Note: Yes, some of the individual technologies have earlier theoretical roots. I deliberately phrased the question to focus on implementations because it’s great to imagine a new idea, but it isn’t engineering until we prove it can work by actually building it. For example, consider hypertext: Vannevar Bush’s Memex, vintage 1945, was a theorectical “proto-hypertext” system but it unfortunately remained theoretical, understandably so given the nascent state of computers at the time. Project Xanadu, started in 1960, pursued similar ideas but wasn’t demonstrated until 1972. The Engelbart Demo was the first time that hypertext was publicly shown in a working form, together with a slew of other important working innovations that combined to deliver an unprecedented tour de force. What made it compelling wasn’t just the individual ideas, but the working demonstrations to show that the ideas worked and how they could combine and interact in wonderful ways.

Recommended viewing

You can watch the 100-minute talk here (Stanford University) in sections with commentary, and here (Google Video) all in one go.

16 Important Technologies: Who demonstrated each one first?

We enjoy such an abundance of computing riches that it’s easy to take wonderful technological ideas for granted. Yet so many of the pieces of our modern computing experience that we consider routine today were at one time unimaginable. After all, back in the early days of computing, we were still discovering what these newfangled room-filling gadgets might eventually become capable of — who could have known then what using computers would be like today?

Of course, we have these technologies today because some visionaries did know, did imagine them… and, best of all, built and demonstrated them.

Hence today’s challenge:

Quiz: For each of the following 16 technologies that have become commonplace in our modern computing experience, give the researcher/team and approximate year that a working prototype was first demonstrated. How many can you answer without a web search?

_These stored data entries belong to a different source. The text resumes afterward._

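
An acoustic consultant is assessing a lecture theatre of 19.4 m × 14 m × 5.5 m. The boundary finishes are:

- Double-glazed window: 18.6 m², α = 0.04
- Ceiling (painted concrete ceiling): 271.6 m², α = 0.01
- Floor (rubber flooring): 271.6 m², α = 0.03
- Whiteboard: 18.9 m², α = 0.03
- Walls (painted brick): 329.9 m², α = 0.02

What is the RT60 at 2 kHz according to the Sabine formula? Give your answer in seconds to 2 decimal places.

Equivalent absorption area: A = 18.6*0.04 + 271.6*0.01 + 271.6*0.03 + 18.9*0.03 + 329.9*0.02 = 18.773 m².
Volume V = 19.4 × 14 × 5.5 = 1493.8 m³.
T = 0.161 V/A = 0.161·1493.8/18.773 = 12.81 s.

12.81 sec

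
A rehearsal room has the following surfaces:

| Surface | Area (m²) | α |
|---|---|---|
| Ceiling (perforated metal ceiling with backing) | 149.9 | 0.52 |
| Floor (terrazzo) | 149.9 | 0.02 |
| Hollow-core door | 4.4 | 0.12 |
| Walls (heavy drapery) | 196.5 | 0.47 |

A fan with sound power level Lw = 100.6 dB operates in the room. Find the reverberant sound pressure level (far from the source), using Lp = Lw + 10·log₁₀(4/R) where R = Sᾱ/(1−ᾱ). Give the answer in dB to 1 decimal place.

82.4 dB

Σ(Sᵢαᵢ) = 149.9·0.52 + 149.9·0.02 + 4.4·0.12 + 196.5·0.47 = 173.829; total area S = 500.7 m².
ᾱ = 173.829/500.7 = 0.3472; R = Sᾱ/(1−ᾱ) = 173.829/(1−0.3472) = 266.282 m².
Lp = Lw + 10 log₁₀(4/R) = 100.6 -18.23 = 82.4 dB.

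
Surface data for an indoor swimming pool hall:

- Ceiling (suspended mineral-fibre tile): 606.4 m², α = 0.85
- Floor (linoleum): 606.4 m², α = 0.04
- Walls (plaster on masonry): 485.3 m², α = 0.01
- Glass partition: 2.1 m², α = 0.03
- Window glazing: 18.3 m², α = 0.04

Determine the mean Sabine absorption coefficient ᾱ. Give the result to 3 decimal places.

0.317

S = Σ Sᵢ = 606.4 + 606.4 + 485.3 + 2.1 + 18.3 = 1718.5 m².
Weighted sum Σ Sα = 545.344.
ᾱ = A/S = 0.317.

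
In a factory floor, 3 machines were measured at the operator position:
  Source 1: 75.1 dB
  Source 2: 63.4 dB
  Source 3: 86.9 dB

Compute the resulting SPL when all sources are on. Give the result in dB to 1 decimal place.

87.2 dB

Converting to relative power and adding: 10^(75.1/10) + 10^(63.4/10) + 10^(86.9/10) = 5.243e+08.
Combined level = 10 log₁₀(5.243e+08) = 87.2 dB.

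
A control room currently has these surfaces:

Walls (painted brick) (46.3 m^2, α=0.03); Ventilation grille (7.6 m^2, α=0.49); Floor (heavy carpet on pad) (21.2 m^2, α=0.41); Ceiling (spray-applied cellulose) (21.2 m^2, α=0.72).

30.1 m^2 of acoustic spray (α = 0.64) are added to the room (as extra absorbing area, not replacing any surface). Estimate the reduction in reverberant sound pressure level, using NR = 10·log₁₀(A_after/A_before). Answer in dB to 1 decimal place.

2.2 dB

Summing Sᵢαᵢ: 1.389 + 3.724 + 8.692 + 15.264 → A_before = 29.069 sabins.
Treatment contributes 30.1·0.64 = 19.264 sabins.
A_after = 29.069 + 19.264 = 48.333 sabins.
NR = 10·log₁₀(48.333/29.069) = 2.2 dB.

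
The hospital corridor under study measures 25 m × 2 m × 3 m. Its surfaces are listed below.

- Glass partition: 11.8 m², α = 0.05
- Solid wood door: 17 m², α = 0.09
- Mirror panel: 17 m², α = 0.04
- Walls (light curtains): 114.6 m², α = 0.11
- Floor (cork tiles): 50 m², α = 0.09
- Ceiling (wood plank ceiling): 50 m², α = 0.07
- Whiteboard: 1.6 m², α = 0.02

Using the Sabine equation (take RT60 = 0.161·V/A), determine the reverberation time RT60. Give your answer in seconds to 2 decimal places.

1.03 seconds

A = Σ Sᵢαᵢ = 11.8*0.05 + 17*0.09 + 17*0.04 + 114.6*0.11 + 50*0.09 + 50*0.07 + 1.6*0.02 = 23.438 sabins.
Volume V = 25 × 2 × 3 = 150 m³.
RT60 = 0.161 · V / A = 0.161 × 150 / 23.438 = 1.03 s.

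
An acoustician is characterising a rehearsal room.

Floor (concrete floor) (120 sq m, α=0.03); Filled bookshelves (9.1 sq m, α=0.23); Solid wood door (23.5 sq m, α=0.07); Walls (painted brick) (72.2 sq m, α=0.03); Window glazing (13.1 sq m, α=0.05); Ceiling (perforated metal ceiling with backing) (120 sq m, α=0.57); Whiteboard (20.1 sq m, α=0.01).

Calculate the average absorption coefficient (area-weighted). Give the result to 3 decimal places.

0.208

S = Σ Sᵢ = 120 + 9.1 + 23.5 + 72.2 + 13.1 + 120 + 20.1 = 378.0 sq m.
Weighted sum Σ Sα = 78.760.
ᾱ = A/S = 0.208.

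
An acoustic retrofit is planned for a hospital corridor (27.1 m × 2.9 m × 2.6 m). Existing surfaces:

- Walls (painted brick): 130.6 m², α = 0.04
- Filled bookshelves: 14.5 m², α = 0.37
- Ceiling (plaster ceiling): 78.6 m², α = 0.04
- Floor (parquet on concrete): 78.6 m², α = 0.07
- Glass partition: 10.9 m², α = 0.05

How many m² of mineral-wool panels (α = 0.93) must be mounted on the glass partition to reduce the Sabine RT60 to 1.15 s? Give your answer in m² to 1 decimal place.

A₁ = Σ Sᵢαᵢ = 130.6×0.04 + 14.5×0.37 + 78.6×0.04 + 78.6×0.07 + 10.9×0.05 = 19.780 sabins.
Required A₂ = 0.161·204.334/1.15 = 28.607 sabins.
ΔA needed = 28.607 − 19.780 = 8.827 sabins.
Net gain per m²: Δα = 0.93 − 0.05 = 0.88.
Area = ΔA/Δα = 8.827/0.88 = 10.0 m².

10.0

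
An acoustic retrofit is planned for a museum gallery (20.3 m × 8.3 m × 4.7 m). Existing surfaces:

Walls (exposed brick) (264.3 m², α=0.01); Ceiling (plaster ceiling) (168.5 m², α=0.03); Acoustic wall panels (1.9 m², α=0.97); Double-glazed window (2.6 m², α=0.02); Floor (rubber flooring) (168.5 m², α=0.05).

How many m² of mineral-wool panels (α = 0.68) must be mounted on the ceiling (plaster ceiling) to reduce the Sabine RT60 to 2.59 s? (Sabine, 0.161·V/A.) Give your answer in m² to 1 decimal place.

Total absorption A₁ = 264.3·0.01 + 168.5·0.03 + 1.9·0.97 + 2.6·0.02 + 168.5·0.05
  = 2.643 + 5.055 + 1.843 + 0.052 + 8.425 = 18.018 m² sabins.
V = 791.903 m³. Target absorption A₂ = 0.161 × 791.903 / 2.59 = 49.226 sabins.
Absorption to add: 49.226 − 18.018 = 31.208 sabins.
Net gain per m²: Δα = 0.68 − 0.03 = 0.65.
Panel area = 31.208 / 0.65 = 48.0 m².

48.0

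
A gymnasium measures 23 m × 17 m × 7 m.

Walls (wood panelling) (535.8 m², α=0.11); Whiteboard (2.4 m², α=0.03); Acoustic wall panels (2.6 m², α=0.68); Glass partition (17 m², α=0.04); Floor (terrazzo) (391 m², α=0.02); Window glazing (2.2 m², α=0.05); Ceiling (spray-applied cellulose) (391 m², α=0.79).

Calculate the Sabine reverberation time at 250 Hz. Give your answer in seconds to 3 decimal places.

1.165 seconds

Total absorption A = 535.8*0.11 + 2.4*0.03 + 2.6*0.68 + 17*0.04 + 391*0.02 + 2.2*0.05 + 391*0.79
  = 58.938 + 0.072 + 1.768 + 0.680 + 7.820 + 0.110 + 308.890 = 378.278 m² sabins.
Volume V = 23 × 17 × 7 = 2737 m³.
RT60 = 0.161 · V / A = 0.161 × 2737 / 378.278 = 1.165 s.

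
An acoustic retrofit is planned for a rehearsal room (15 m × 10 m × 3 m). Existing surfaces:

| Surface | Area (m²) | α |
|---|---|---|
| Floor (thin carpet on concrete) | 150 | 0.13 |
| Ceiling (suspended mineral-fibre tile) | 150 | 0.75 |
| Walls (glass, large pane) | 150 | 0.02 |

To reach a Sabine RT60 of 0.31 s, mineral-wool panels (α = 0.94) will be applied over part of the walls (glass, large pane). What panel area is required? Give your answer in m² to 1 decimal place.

Summing Sᵢαᵢ: 19.500 + 112.500 + 3.000 → A₁ = 135.000 sabins.
Required A₂ = 0.161·450/0.31 = 233.710 sabins.
ΔA needed = 233.710 − 135.000 = 98.710 sabins.
Net gain per m²: Δα = 0.94 − 0.02 = 0.92.
Panel area = 98.710 / 0.92 = 107.3 m².

107.3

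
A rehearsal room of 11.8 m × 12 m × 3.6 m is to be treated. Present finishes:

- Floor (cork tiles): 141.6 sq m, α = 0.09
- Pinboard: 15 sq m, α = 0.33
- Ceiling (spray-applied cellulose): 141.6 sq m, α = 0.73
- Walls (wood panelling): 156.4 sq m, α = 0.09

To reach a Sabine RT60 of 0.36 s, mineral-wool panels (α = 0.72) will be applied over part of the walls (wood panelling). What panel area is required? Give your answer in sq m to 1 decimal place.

147.4

Total absorption A₁ = 141.6*0.09 + 15*0.33 + 141.6*0.73 + 156.4*0.09
  = 12.744 + 4.950 + 103.368 + 14.076 = 135.138 sq m sabins.
V = 509.76 m³. Target absorption A₂ = 0.161 × 509.76 / 0.36 = 227.976 sabins.
ΔA needed = 227.976 − 135.138 = 92.838 sabins.
Each sq m of panel replacing the walls (wood panelling) adds (0.72 − 0.09) = 0.63 sabins.
Panel area = 92.838 / 0.63 = 147.4 sq m.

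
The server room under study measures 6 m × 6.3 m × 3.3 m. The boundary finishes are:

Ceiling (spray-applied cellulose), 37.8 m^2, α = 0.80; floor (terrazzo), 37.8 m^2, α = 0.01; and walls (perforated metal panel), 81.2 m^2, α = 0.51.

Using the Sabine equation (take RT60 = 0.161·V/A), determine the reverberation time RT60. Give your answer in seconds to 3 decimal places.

Total absorption A = 37.8·0.80 + 37.8·0.01 + 81.2·0.51
  = 30.240 + 0.378 + 41.412 = 72.030 m^2 sabins.
Volume V = 6 × 6.3 × 3.3 = 124.74 m³.
RT60 = 0.161 · V / A = 0.161 × 124.74 / 72.030 = 0.279 s.

0.279 s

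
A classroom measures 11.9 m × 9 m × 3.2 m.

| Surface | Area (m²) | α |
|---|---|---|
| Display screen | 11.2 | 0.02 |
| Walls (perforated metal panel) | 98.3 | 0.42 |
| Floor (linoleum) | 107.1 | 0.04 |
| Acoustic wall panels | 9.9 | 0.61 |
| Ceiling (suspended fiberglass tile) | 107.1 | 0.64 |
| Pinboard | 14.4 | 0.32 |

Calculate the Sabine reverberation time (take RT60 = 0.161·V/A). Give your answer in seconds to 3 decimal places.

0.441 sec

Total absorption A = 11.2*0.02 + 98.3*0.42 + 107.1*0.04 + 9.9*0.61 + 107.1*0.64 + 14.4*0.32
  = 0.224 + 41.286 + 4.284 + 6.039 + 68.544 + 4.608 = 124.985 m² sabins.
V = 11.9·9·3.2 = 342.72 m³.
RT60 = 0.161 · V / A = 0.161 × 342.72 / 124.985 = 0.441 s.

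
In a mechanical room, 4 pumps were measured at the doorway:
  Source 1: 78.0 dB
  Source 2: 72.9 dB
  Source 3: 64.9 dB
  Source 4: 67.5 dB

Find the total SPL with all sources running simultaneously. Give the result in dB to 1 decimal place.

Converting to relative power and adding: 10^(78.0/10) + 10^(72.9/10) + 10^(64.9/10) + 10^(67.5/10) = 9.131e+07.
L_total = 10·log₁₀(9.131e+07) = 79.6 dB.

79.6 dB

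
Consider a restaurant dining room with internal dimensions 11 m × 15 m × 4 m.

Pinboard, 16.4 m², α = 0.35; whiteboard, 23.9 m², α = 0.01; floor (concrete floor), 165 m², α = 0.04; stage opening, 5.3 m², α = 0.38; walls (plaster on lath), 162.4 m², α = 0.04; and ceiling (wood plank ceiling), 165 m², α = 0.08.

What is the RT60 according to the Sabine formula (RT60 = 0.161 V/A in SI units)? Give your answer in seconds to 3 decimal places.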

  • The personal computer for dedicated individual use, that one person can have at their disposal all day long. (Hint: Before the Altair in 1975 and Apple I in 1976.)
  • Mouse input with a graphical pointer. (Hint: Before the Xerox Alto at Xerox PARC in 1973.)
  • Internetworks across campuses and cities. (Hint: Before Ethernet at Xerox PARC (again) in 1973.)
  • Discovery of ‘who’s got what service’ in an internetwork.
  • Using internetworks for live collaboration, not just file sharing. (Hint: Before RDP and others.)
  • Hierarchical structure within a file system and within a document. (Hint: Before Unix.)
  • Cut/copy/paste, with drag-and-drop.
  • Paper metaphor for word processing, starting with a blank piece of paper and the applying  formatting and navigating levels in the structure of text.
  • Advanced pattern search and macro search within documents. (Hint: Before MIT’s Emacs.)
  • Keyword search and multiple weighted keyword search. (Hint: Long before Google (alternate link).)
  • Information retrieval through indirect construction of a catalog.
  • Flexible interactive formatting and line drawing.
  • Hyperlinks within a document and across documents, and “jumping on a link” to navigate. (Hint: Before Tim Berners-Lee invented the World Wide Web in 1989-1990.) (Hint’: Yes, before HyperCard too.)
  • Tagging graphics, and parts of graphics, as hyperlinks. (Hint: Before Flickr.)
  • Workgroup collaboration on a document, including collaborative annotations, allowing members of a group to use and modify a document. (Hint: Before Lotus Notes and Ward Cunningham’s Wikis.)
  • The next step up from that: Live collaboration on a document with screen sharing on the two writers’ computers so they can see what the other is doing — with live audio/video teleconference in a window at the same time. (Hint: Not Skype or LiveMeeting.)